Por primera vez, la modelo jienense ha decidido romper su silencio en una entrevista para el programa Madres desde el corazón (Mediaset Infinity), donde, con la voz entrecortada y lágrimas en los ojos, ha contado cómo aquel día cambió por completo su vida y la de sus pequeñas.
“Fue muy triste para mí como esposa y como madre. La vida, como la entendía hasta entonces, se acabó”, confiesa.
“Me enteré la última”
Noelia recuerda con absoluta claridad cómo se enteró del accidente. Antes de recibir la llamada fatídica, escuchó el bullicio en la calle: “Bomberos, ambulancia, policía… era verano y tenía las ventanas abiertas. Me dio un vuelco el corazón. Pensé que había sido un accidente, pero no creía que había sido él”.

La confirmación llegó de forma abrupta: “Fue por una llamada de teléfono, me lo dijeron así, sin más. Me quedé en shock. Y lo peor es que mis hijas estaban delante. Una de ellas me miró y me preguntó: ‘Mami, ¿qué le ha pasado a papi?’. Yo solo pude responder: ‘No, nada, que se tiene que ir otra vez lejos’, porque antes había estado jugando en China. Les puse una película y fui al baño a llamar a mi madre. Ellos ya venían de camino. Ya lo sabían. Me enteré la última”.
Desde aquel día, su vida se convirtió en un duelo constante, pero también en una lucha diaria por sacar adelante a sus hijas, Noelia y Triana, que entonces tenían apenas 5 y 2 años. “No sabía si era capaz de hacer a mis hijas felices por los dos, porque yo no había elegido ser madre sola y siendo tan joven”, confiesa.

El recuerdo de José Antonio sigue siendo su motor y su refugio: “Yo sigo enamorada de José. Mi tiempo es para mis hijas.

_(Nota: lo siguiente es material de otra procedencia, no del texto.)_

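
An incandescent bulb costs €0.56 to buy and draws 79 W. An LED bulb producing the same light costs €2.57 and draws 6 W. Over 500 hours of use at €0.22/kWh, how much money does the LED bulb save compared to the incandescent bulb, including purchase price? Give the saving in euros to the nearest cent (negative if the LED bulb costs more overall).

incandescent bulb: €0.56 + (79/1000) kW × 500 h × €0.22 = €0.56 + €8.69 = €9.25
LED bulb: €2.57 + (6/1000) kW × 500 h × €0.22 = €2.57 + €0.66 = €3.23
Saving = €9.25 − €3.23 = €6.02

€6.02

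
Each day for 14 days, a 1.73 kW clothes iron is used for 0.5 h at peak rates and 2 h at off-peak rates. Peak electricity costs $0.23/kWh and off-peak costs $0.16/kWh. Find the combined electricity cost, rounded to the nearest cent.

Peak energy = 1.73 kW × 0.5 h × 14 = 12.11 kWh
Off-peak energy = 1.73 kW × 2 h × 14 = 48.44 kWh
Cost = 12.11 × $0.23 + 48.44 × $0.16 = $2.7853 + $7.7504 = $10.54

$10.54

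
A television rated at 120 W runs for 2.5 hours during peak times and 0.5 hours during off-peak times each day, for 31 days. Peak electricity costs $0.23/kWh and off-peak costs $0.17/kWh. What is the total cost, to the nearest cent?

$2.46

Peak energy = 0.12 kW × 2.5 h × 31 = 9.3 kWh
Off-peak energy = 0.12 kW × 0.5 h × 31 = 1.86 kWh
Cost = 9.3 × $0.23 + 1.86 × $0.17 = $2.139 + $0.3162 = $2.46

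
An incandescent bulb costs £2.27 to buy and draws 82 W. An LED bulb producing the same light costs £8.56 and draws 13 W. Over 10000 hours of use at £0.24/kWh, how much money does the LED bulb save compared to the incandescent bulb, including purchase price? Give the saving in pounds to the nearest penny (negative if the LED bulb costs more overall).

£159.31

incandescent bulb: £2.27 + (82/1000) kW × 10000 h × £0.24 = £2.27 + £196.8 = £199.07
LED bulb: £8.56 + (13/1000) kW × 10000 h × £0.24 = £8.56 + £31.2 = £39.76
Saving = £199.07 − £39.76 = £159.31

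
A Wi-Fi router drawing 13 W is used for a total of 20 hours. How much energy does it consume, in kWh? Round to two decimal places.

0.26 kWh

Energy = 0.013 kW × 20 h = 0.26 kWh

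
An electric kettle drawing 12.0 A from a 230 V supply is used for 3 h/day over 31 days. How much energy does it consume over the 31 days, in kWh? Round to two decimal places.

Power = 12.0 A × 230 V = 2760 W = 2.76 kW
Runtime = 3 h/day × 31 days = 93 h
Energy = 2.76 kW × 93 h = 256.68 kWh

256.68 kWh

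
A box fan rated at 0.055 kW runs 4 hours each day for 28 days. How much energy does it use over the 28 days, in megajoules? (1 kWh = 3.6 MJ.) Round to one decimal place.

22.2 MJ

Runtime = 4 h/day × 28 days = 112 h
Energy = 0.055 kW × 112 h = 6.16 kWh
= 6.16 × 3.6 MJ = 22.2 MJ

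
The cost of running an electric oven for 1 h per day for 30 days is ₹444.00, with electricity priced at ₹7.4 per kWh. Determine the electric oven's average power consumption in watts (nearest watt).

Energy = ₹444.00 ÷ ₹7.4/kWh = 60 kWh
Runtime = 1 h/day × 30 days = 30 h
Power = 60 kWh ÷ 30 h = 2 kW = 2000 W

2000 W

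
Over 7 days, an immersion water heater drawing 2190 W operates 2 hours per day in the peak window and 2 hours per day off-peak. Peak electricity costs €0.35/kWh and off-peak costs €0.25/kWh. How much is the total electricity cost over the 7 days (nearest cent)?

€18.40

Peak energy = 2.19 kW × 2 h × 7 = 30.66 kWh
Off-peak energy = 2.19 kW × 2 h × 7 = 30.66 kWh
Cost = 30.66 × €0.35 + 30.66 × €0.25 = €10.731 + €7.665 = €18.40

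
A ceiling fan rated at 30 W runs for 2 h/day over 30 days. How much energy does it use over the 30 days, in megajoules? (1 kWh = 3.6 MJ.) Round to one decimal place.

Runtime = 2 h/day × 30 days = 60 h
Energy = 0.03 kW × 60 h = 1.8 kWh
= 1.8 × 3.6 MJ = 6.5 MJ

6.5 MJ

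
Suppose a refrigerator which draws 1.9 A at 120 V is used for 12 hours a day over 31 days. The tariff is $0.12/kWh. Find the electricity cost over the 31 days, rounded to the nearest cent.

$10.18

Power = 1.9 A × 120 V = 228 W = 0.228 kW
Runtime = 12 h/day × 31 days = 372 h
Energy = 0.228 kW × 372 h = 84.816 kWh
Cost = 84.816 kWh × $0.12/kWh = $10.18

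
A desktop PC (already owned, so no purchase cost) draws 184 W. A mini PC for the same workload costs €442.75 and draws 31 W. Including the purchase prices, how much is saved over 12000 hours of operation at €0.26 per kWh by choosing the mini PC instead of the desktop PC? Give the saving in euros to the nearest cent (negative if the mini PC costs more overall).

€34.61

desktop PC: €0.00 + (184/1000) kW × 12000 h × €0.26 = €0.00 + €574.08 = €574.08
mini PC: €442.75 + (31/1000) kW × 12000 h × €0.26 = €442.75 + €96.72 = €539.47
Saving = €574.08 − €539.47 = €34.61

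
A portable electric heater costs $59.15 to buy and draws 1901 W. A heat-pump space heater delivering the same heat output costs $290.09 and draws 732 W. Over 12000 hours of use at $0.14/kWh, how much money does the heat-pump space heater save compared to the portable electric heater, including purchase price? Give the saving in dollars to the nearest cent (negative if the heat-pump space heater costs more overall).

portable electric heater: $59.15 + (1901/1000) kW × 12000 h × $0.14 = $59.15 + $3193.68 = $3252.83
heat-pump space heater: $290.09 + (732/1000) kW × 12000 h × $0.14 = $290.09 + $1229.76 = $1519.85
Saving = $3252.83 − $1519.85 = $1732.98

$1732.98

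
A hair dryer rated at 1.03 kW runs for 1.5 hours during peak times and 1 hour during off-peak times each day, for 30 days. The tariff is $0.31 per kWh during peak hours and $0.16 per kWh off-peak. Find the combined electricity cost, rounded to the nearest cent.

$19.31

Peak energy = 1.03 kW × 1.5 h × 30 = 46.35 kWh
Off-peak energy = 1.03 kW × 1 h × 30 = 30.9 kWh
Cost = 46.35 × $0.31 + 30.9 × $0.16 = $14.3685 + $4.944 = $19.31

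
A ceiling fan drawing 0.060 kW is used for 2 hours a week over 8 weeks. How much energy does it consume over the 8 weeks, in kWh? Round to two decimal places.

Runtime = 2 h/week × 8 weeks = 16 h
Energy = 0.06 kW × 16 h = 0.96 kWh

0.96 kWh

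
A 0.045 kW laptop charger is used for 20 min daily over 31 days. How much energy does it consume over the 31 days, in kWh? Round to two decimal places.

Runtime = 20 min × 31 = 620 min = 10.333333… h
Energy = 0.045 kW × 10.333333… h = 0.465 kWh ≈ 0.47 kWh

0.47 kWh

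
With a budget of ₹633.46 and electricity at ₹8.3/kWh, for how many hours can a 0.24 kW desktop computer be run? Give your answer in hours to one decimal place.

318.0 h

Energy available = ₹633.46 ÷ ₹8.3/kWh = 76.3205 kWh
Hours = 76.3205 kWh ÷ 0.24 kW = 318.0 h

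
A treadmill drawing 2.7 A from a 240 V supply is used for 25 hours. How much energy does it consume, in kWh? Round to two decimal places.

Power = 2.7 A × 240 V = 648 W = 0.648 kW
Energy = 0.648 kW × 25 h = 16.2 kWh

16.20 kWh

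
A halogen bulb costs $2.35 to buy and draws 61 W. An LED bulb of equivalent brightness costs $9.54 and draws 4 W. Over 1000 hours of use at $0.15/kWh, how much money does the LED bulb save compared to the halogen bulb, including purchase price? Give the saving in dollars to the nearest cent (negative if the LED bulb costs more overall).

$1.36

halogen bulb: $2.35 + (61/1000) kW × 1000 h × $0.15 = $2.35 + $9.15 = $11.5
LED bulb: $9.54 + (4/1000) kW × 1000 h × $0.15 = $9.54 + $0.6 = $10.14
Saving = $11.5 − $10.14 = $1.36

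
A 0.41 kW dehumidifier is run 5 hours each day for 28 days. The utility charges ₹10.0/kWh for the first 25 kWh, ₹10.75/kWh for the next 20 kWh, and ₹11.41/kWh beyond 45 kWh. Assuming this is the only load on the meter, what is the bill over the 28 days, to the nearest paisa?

₹606.48

Runtime = 5 h/day × 28 days = 140 h
Energy = 0.41 kW × 140 h = 57.4 kWh
Tier 1 (0–25 kWh): 25 × ₹10.0 = ₹250
Tier 2 (25–45 kWh): 20 × ₹10.75 = ₹215
Above 45 kWh: 12.4 × ₹11.41 = ₹141.484
Bill = ₹606.48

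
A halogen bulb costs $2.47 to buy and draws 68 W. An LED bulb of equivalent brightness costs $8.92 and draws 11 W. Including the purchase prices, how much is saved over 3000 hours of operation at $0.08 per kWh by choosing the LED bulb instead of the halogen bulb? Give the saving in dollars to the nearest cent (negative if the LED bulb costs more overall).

halogen bulb: $2.47 + (68/1000) kW × 3000 h × $0.08 = $2.47 + $16.32 = $18.79
LED bulb: $8.92 + (11/1000) kW × 3000 h × $0.08 = $8.92 + $2.64 = $11.56
Saving = $18.79 − $11.56 = $7.23

$7.23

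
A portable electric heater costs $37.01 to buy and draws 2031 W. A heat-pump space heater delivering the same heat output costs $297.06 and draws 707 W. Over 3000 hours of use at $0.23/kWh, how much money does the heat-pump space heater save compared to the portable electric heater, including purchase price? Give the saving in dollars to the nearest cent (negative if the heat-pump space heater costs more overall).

$653.51

portable electric heater: $37.01 + (2031/1000) kW × 3000 h × $0.23 = $37.01 + $1401.39 = $1438.4
heat-pump space heater: $297.06 + (707/1000) kW × 3000 h × $0.23 = $297.06 + $487.83 = $784.89
Saving = $1438.4 − $784.89 = $653.51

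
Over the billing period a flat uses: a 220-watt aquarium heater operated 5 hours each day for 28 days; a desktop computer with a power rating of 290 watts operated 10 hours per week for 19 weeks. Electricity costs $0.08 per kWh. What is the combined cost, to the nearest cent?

$6.87

aquarium heater: Runtime = 5 h/day × 28 days = 140 h
aquarium heater: 0.22 kW × 140 h = 30.8 kWh
desktop computer: Runtime = 10 h/week × 19 weeks = 190 h
desktop computer: 0.29 kW × 190 h = 55.1 kWh
Total energy = 85.9 kWh
Cost = 85.9 × $0.08 = $6.87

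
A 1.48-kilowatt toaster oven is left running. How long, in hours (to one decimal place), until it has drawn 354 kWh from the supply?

239.2 h

Hours = 354 kWh ÷ 1.48 kW = 239.2 h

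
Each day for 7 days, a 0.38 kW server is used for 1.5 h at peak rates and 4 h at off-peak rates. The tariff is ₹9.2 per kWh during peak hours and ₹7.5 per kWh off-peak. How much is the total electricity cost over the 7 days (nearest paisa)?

Peak energy = 0.38 kW × 1.5 h × 7 = 3.99 kWh
Off-peak energy = 0.38 kW × 4 h × 7 = 10.64 kWh
Cost = 3.99 × ₹9.2 + 10.64 × ₹7.5 = ₹36.708 + ₹79.8 = ₹116.51

₹116.51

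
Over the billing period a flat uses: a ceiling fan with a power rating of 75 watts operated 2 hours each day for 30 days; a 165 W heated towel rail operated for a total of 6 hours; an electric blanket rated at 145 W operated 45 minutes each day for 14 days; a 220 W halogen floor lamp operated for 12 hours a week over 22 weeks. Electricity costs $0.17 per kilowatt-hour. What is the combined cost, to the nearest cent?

$11.07

ceiling fan: Runtime = 2 h/day × 30 days = 60 h
ceiling fan: 0.075 kW × 60 h = 4.5 kWh
heated towel rail: 0.165 kW × 6 h = 0.99 kWh
electric blanket: Runtime = 45 min × 14 = 630 min = 10.5 h
electric blanket: 0.145 kW × 10.5 h = 1.5225 kWh
halogen floor lamp: Runtime = 12 h/week × 22 weeks = 264 h
halogen floor lamp: 0.22 kW × 264 h = 58.08 kWh
Total energy = 65.0925 kWh
Cost = 65.0925 × $0.17 = $11.07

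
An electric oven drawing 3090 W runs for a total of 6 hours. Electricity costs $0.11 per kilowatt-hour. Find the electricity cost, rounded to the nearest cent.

$2.04

Energy = 3.09 kW × 6 h = 18.54 kWh
Cost = 18.54 kWh × $0.11/kWh = $2.04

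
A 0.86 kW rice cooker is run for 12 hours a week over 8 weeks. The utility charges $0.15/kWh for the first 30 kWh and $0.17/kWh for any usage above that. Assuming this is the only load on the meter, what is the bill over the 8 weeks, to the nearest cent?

Runtime = 12 h/week × 8 weeks = 96 h
Energy = 0.86 kW × 96 h = 82.56 kWh
Tier 1 (0–30 kWh): 30 × $0.15 = $4.5
Above 30 kWh: 52.56 × $0.17 = $8.9352
Bill = $13.44

$13.44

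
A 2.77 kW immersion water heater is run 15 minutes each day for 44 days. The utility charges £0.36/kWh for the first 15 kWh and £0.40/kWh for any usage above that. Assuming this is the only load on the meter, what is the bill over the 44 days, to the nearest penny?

£11.59

Runtime = 15 min × 44 = 660 min = 11 h
Energy = 2.77 kW × 11 h = 30.47 kWh
Tier 1 (0–15 kWh): 15 × £0.36 = £5.4
Above 15 kWh: 15.47 × £0.40 = £6.188
Bill = £11.59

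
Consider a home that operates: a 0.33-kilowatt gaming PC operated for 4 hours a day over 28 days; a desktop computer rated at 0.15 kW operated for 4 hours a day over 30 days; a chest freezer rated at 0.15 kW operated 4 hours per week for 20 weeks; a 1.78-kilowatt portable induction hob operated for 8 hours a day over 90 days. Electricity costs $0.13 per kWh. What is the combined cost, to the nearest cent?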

No necesito tener a alguien al lado para ser feliz, ni siquiera lo he intentado en este tiempo”.
A pesar de la pérdida, Noelia ha encontrado consuelo en la solidaridad. Reconoce que el apoyo de mujeres anónimas que le escribieron tras la tragedia fue una de las cosas más valiosas para seguir adelante. “Muchas de ellas habían pasado por una desgracia similar y me ayudaron a entender cómo levantarme y luchar”, explica.

Hoy, aunque el vacío permanece, Noelia López ha encontrado en el amor por sus hijas la fuerza para seguir caminando. Mantiene viva la memoria de Reyes en los pequeños detalles cotidianos, desde una fotografía en casa hasta los relatos que comparte con sus hijas sobre quién fue su padre. Su testimonio refleja no solo el dolor de una pérdida irreparable, sino también la entereza de una mujer que, pese a todo, eligió levantarse cada día para honrar la memoria de su marido y ofrecer a sus niñas un futuro lleno de amor.
José Antonio Reyes, quien destacó en el Sevilla y militó en clubes como el Real Madrid, Atlético de Madrid y Arsenal, dejó una huella imborrable en el fútbol español y europeo. Su viuda, con su relato, recuerda al hombre más allá del futbolista: el padre, el compañero y el amor de su vida.